WASHINGTON (Reuters) - Phony health insurers are pocketing millions of dollars in premiums while leaving their victims with huge, unpaid medical bills, according to a report released on Thursday. Such scams are on the increase because of rises in legitimate premiums, according to The Commonwealth Fund, a New York-based independent foundation studying health policy that published the report.

"The United States is experiencing an unprecedented influx of unauthorized insurers selling phony health insurance," the researchers wrote. "Unauthorized health insurance companies intentionally fail to comply with state and federal law regarding insurance regulation; they collect premiums for nonexistent health insurance; they do not pay claims and, ultimately, they leave patients with millions of dollars in medical bills," they added. Since 2001, four unauthorized plans left nearly 100,000 people with $85 million in medical bills. "Most victims have been small businesses and self-employed people," reads the report, which is on the Internet at http://www.cmwf.org/.

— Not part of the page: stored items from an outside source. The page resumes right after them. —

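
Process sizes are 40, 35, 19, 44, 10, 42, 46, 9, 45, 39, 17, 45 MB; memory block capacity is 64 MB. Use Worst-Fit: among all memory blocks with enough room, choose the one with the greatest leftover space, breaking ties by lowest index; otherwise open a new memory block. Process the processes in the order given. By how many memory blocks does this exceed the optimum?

Worst-Fit: [40,10] [35,19] [44] [42,9] [46] [45] [39,17] [45] → 8 memory blocks.
8 processes exceed 32 MB (half the capacity), and no two of those can share a memory block, so at least 8 memory blocks are needed.
So 8 is already optimal.

0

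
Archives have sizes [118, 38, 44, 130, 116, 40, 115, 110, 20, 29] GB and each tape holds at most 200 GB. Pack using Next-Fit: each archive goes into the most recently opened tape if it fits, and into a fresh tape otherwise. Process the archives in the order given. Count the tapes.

5

Put 118 GB in tape 1; 82 GB remain.
Put 38 GB in tape 1; 44 GB remain.
Put 44 GB in tape 1; 0 GB remain.
Put 130 GB in tape 2; 70 GB remain.
Put 116 GB in tape 3; 84 GB remain.
Put 40 GB in tape 3; 44 GB remain.
Put 115 GB in tape 4; 85 GB remain.
Put 110 GB in tape 5; 90 GB remain.
Put 20 GB in tape 5; 70 GB remain.
Put 29 GB in tape 5; 41 GB remain.
Final tapes: [118,38,44] [130] [116,40] [115] [110,20,29].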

"Being victimized by a phony health insurance scam is worse than being uninsured," Mila Kofman of the Health Policy Institute at Georgetown University, who led the study, said in a statement. "Here, not only are you stuck with huge medical bills, you've also been defrauded thousands of dollars in premiums." Kofman and colleagues interviewed state insurance commissioners, insurance regulators, the Employee Benefits Security Administration -- part of the U.S. Department of Labor -- and other agencies for the report. They said Florida was especially hard hit, with 30,000 victims of such scams.

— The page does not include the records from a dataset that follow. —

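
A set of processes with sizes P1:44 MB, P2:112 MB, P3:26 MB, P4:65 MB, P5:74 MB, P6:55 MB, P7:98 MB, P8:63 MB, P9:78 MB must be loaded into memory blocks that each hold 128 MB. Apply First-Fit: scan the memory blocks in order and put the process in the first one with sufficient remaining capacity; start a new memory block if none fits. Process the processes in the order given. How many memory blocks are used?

memory block 1: place P1 (44 MB), 84 MB left
memory block 2: place P2 (112 MB), 16 MB left
memory block 1: place P3 (26 MB), 58 MB left
memory block 3: place P4 (65 MB), 63 MB left
memory block 4: place P5 (74 MB), 54 MB left
memory block 1: place P6 (55 MB), 3 MB left
memory block 5: place P7 (98 MB), 30 MB left
memory block 3: place P8 (63 MB), 0 MB left
memory block 6: place P9 (78 MB), 50 MB left
Final memory blocks: [44,26,55] [112] [65,63] [74] [98] [78].

6 memory blocks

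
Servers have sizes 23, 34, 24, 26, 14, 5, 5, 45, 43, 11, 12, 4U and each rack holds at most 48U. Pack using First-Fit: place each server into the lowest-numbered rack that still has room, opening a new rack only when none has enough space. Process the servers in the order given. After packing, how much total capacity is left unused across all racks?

42

Put 23U in rack 1; 25U remain.
Put 34U in rack 2; 14U remain.
Put 24U in rack 1; 1U remain.
Put 26U in rack 3; 22U remain.
Put 14U in rack 2; 0U remain.
Put 5U in rack 3; 17U remain.
Put 5U in rack 3; 12U remain.
Put 45U in rack 4; 3U remain.
Put 43U in rack 5; 5U remain.
Put 11U in rack 3; 1U remain.
Put 12U in rack 6; 36U remain.
Put 4U in rack 5; 1U remain.
6 racks × 48U = 288U; used 246U; unused 42U.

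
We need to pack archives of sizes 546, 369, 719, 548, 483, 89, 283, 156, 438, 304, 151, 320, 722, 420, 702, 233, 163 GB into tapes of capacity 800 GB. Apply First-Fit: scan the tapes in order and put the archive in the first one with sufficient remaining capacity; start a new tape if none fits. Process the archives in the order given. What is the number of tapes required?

546 GB → tape 1 (remaining 254 GB)
369 GB → tape 2 (remaining 431 GB)
719 GB → tape 3 (remaining 81 GB)
548 GB → tape 4 (remaining 252 GB)
483 GB → tape 5 (remaining 317 GB)
89 GB → tape 1 (remaining 165 GB)
283 GB → tape 2 (remaining 148 GB)
156 GB → tape 1 (remaining 9 GB)
438 GB → tape 6 (remaining 362 GB)
304 GB → tape 5 (remaining 13 GB)
151 GB → tape 4 (remaining 101 GB)
320 GB → tape 6 (remaining 42 GB)
722 GB → tape 7 (remaining 78 GB)
420 GB → tape 8 (remaining 380 GB)
702 GB → tape 9 (remaining 98 GB)
233 GB → tape 8 (remaining 147 GB)
163 GB → tape 10 (remaining 637 GB)
Final tapes: [546,89,156] [369,283] [719] [548,151] [483,304] [438,320] [722] [420,233] [702] [163].

10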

The scams exist, they said, because health insurance is expensive and difficult for many people to get. "One unauthorized plan, for example, charged a 50-year-old woman a monthly premium of $285 -- an unusually low rate," they wrote. A more realistic fee would have been $425 a month, they said. Many avoid suspicion by paying small claims, but they delay payment on big ones. Because doctors are used to having to wait, they may not immediately become suspicious.